Solved – Logistic regression for ranking: how do you represent inter-human variation

logistic

This machine learning contest in Kaggle has a benchmark solution that uses logistic regression: http://www.kaggle.com/c/predict-who-is-more-influential-in-a-social-network

The context provides data where two twitter users are compared based on the values of same features. So for each data row in the learning set we have

Twitter_User_A_More_influential | Twitter User_B_moreInfluential | {User_As_feature_vals} | {User_Bs_feature_vals}

If user A is more influential, the value is 1 (and B is 0) and the reverse if B is more influential.

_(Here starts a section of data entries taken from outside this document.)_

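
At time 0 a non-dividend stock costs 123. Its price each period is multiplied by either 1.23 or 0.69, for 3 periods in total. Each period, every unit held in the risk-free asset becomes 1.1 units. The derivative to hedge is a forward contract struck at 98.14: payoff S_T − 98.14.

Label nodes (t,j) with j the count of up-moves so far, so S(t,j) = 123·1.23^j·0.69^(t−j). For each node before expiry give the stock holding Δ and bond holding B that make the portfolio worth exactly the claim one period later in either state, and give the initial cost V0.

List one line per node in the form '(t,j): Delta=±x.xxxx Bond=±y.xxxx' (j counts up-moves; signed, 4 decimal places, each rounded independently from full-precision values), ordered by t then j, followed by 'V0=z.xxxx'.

The replicating-portfolio and risk-neutral prices coincide; use p* = (1.1−0.69)/(1.23−0.69) = 0.7593 for the latter.
Terminal payoffs: V(3,0)=-57.7334, V(3,1)=-26.1108, V(3,2)=30.2598, V(3,3)=130.7466
Node (2,0) S=58.5603: V=(p*·-26.1108+(1−p*)·-57.7334)/1.1=-30.6579; Δ=(-26.1108−-57.7334)/(72.0292−40.4066)=1.0000; B=V−Δ·S=-89.2182
Node (2,1) S=104.3901: V=(p*·30.2598+(1−p*)·-26.1108)/1.1=15.1719; Δ=(30.2598−-26.1108)/(128.3998−72.0292)=1.0000; B=V−Δ·S=-89.2182
Node (2,2) S=186.0867: V=(p*·130.7466+(1−p*)·30.2598)/1.1=96.8685; Δ=(130.7466−30.2598)/(228.8866−128.3998)=1.0000; B=V−Δ·S=-89.2182
Node (1,0) S=84.8700: V=(p*·15.1719+(1−p*)·-30.6579)/1.1=3.7626; Δ=(15.1719−-30.6579)/(104.3901−58.5603)=1.0000; B=V−Δ·S=-81.1074
Node (1,1) S=151.2900: V=(p*·96.8685+(1−p*)·15.1719)/1.1=70.1826; Δ=(96.8685−15.1719)/(186.0867−104.3901)=1.0000; B=V−Δ·S=-81.1074
Node (0,0) S=123.0000: V=(p*·70.1826+(1−p*)·3.7626)/1.1=49.2660; Δ=(70.1826−3.7626)/(151.2900−84.8700)=1.0000; B=V−Δ·S=-73.7340
Self-financing check: at every node Δ·S+B equals the discounted successor values.

(0,0): Delta=1.0000 Bond=-73.7340
(1,0): Delta=1.0000 Bond=-81.1074
(1,1): Delta=1.0000 Bond=-81.1074
(2,0): Delta=1.0000 Bond=-89.2182
(2,1): Delta=1.0000 Bond=-89.2182
(2,2): Delta=1.0000 Bond=-89.2182
V0=49.2660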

What is interesting is that the benchmark solution ( https://gist.github.com/fhuszar/5372873 ) is using logistic regression. I am not sure if logistic regression really encapsulates the model we have here, and I'd like to know how it may be improved (if it may be improved at all), especially to include inter-human variation. See the snippet from the python code used in the benchmark solution:

X_train = transform_features(X_train_A) - transform_features(X_train_B)
model = linear_model.LogisticRegression(fit_intercept=False)
model.fit(X_train,y_train)

This code transforms feature values of twitter user A and B (using new_ val = log(1+x)) and builds an array that has the difference between the transformed/regularized values. y_train contains ranking values for A: 1 or 0. The code fits logistic regression using training data and ranking values of A.

The simplifications I see in this implementation are:

  1. It turns ranking into classification, expressing more influential as influential or not.
  2. It expresses the relation between the difference (change) in feature values and preferences of human agents.
  3. It does not include anything that represents variation of judgement from N agents.

Number 3 feels like the biggest simplification to me. As it is, this model seems to represent a single individual's ranking of N comparisons, but the definition of data mentions more than 1 user (presumably close to N).

I've been thinking about how to include that aspect in logistic regression, but so far I could not find a way of doing it. How would you represent the N human agents in terms of a random variable here? I'd appreciate different ways of modelling this data, from a statistics perspective.

Best Answer

So far, my findings point towards hierarchical modelling and mixture models. A statistician from my department also confirmed this.